The truth is, Benjamin Netanyahu is a remarkable and unusual politician. Not only has he managed to stay in office to become Israel’s longest-serving prime minister, but he has grasped the country’s existential security challenges and gone a long way towards solving them.
No wonder Albanese hates him so much: like Donald Trump, he’s showing up our gormless, chinless quisling for the weak and woke traitor that he is.
After October 7, 2023, Netanyahu decided that Israel had to take on its enemies and defeat them. Obviously, Israel had been planning carefully to do this for a long time. To make the decisions that Netanyahu made, while at the same time managing a fragile coalition government in a fractious Israeli political system, required huge political courage. Netanyahu used October 7 as the time to retaliate and deal with Israel’s sworn enemies once and for all.
Not just Hamas and Hezbollah, but their puppet-master: Iran. A brutal Islamic theocracy that even the world’s hyperpower hadn’t had the guts to take on.
It took immense courage to launch military strikes against a huge country such as Iran, with around nine times the population of Israel and a substantial military. Not only did the Israelis destroy Iran’s air defences but, with the help of President Donald Trump, destroyed Iran’s nuclear facilities.

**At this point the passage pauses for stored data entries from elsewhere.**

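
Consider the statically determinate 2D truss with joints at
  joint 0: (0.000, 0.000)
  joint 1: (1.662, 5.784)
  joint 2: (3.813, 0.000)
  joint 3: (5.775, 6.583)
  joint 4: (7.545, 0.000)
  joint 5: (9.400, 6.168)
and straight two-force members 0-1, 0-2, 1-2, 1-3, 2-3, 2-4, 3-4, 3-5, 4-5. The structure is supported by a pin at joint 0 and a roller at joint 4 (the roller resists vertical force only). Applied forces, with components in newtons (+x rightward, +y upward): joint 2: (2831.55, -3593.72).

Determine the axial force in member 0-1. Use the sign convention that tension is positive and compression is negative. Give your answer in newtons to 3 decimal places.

-1849.498

N=6 nodes, M=9 members, R=3 reactions → 2N=12, M+R=12
member 0 (0-1): L=6.0180, (cx,cy)=(0.2762,0.9611)
member 1 (0-2): L=3.8130, (cx,cy)=(1.0000,0.0000)
member 2 (1-2): L=6.1710, (cx,cy)=(0.3486,-0.9373)
member 3 (1-3): L=4.1899, (cx,cy)=(0.9816,0.1907)
member 4 (2-3): L=6.8692, (cx,cy)=(0.2856,0.9583)
member 5 (2-4): L=3.7320, (cx,cy)=(1.0000,0.0000)
member 6 (3-4): L=6.8168, (cx,cy)=(0.2597,-0.9657)
member 7 (3-5): L=3.6487, (cx,cy)=(0.9935,-0.1137)
member 8 (4-5): L=6.4409, (cx,cy)=(0.2880,0.9576)
solve A·x = −loads:
  F[0-1] = -1849.4985 N (compression)
  F[0-2] = +3342.3247 N (tension)
  F[1-2] = +1669.9995 N (tension)
  F[1-3] = -1113.3083 N (compression)
  F[2-3] = +2116.6305 N (tension)
  F[2-4] = +488.3163 N (tension)
  F[3-4] = -1880.6528 N (compression)
  F[3-5] = -0.0000 N (compression)
  F[4-5] = +0.0000 N (tension)
  Rx@0 = -2831.5500 N
  Ry@0 = +1777.5697 N
  Ry@4 = +1816.1503 N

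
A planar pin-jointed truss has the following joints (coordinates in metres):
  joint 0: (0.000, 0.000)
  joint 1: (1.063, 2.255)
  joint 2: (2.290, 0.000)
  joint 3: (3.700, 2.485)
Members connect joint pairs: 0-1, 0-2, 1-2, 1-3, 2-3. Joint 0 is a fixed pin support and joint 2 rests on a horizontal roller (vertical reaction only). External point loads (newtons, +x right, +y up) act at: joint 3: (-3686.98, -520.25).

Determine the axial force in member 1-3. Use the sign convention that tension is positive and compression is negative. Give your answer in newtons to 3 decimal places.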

I know critics say they could rebuild them. But those critics are obviously not economists. It would cost billions for an impoverished country such as Iran, suffering as its economy has from sanctions over many years. I don’t think it will happen.
So to have destroyed the threat of Hezbollah to the north of Israel and neutralised Iran is an extraordinary achievement that two years ago few analysts would have thought possible.
And how does Albanese respond? By stridently demanding that Israel cease excising this global cancer.
Indeed, feckless governments only interested in opinion polling, such as our own, were demanding that Netanyahu stop his attacks on Hezbollah, and not attack Iran’s air defences and nuclear facilities. The Australian government wasn’t the only leftist Western government with a large Muslim population that did the same thing for the same reason: politics.
But Albanese is the least annoying cockroach under Bibi’s heel. Israel’s greatest enemy is the enemy of all the free West: the legacy media and Long March academia.
In Gaza, the Israelis have been comprehensively defeated in the propaganda war. It is just astonishing how the media barely report explanations from the Israeli government and Israeli military, and constantly give credence to claims of genocide and famine, claims that come from a terrorist organisation. But as Netanyahu said the other day when asked why Israel was not winning the propaganda war: “We Jews have been losing the propaganda war for 2500 years!”
Lesser leaders would crumple and fold at the least prompting from the legacy media and the unemployable rabble infesting our universities.
Then there’s the corrupt, complicit, deeply anti-Semitic UN.
I worked for the United Nations for six years and also visited the United Nations in Gaza while I was foreign minister. I was always astonished by how deeply hostile UN officials were to Israel. It didn’t come as a great surprise to me that some UN employees were involved in the Hamas attack on Jews.
Yet with Churchillian resolve, Netanyahu persists in the face of seemingly overwhelming odds. Because he knows that to lose is for his nation to be annihilated. Indeed, Netanyahu could well quote the words of the greatest statesman of the 20th century:
You ask, what is our aim? I can answer in one word: It is victory, victory at all costs, victory in spite of all terror, victory, however long and hard the road may be. For without victory, there is no survival.
In time, Netanyahu will rightly be judged as Churchill’s 21st century successor. Albanese and the rest of the ‘pro-Palestine’ rabble will be damned as the century’s quislings, Chamberlains and Daladiers.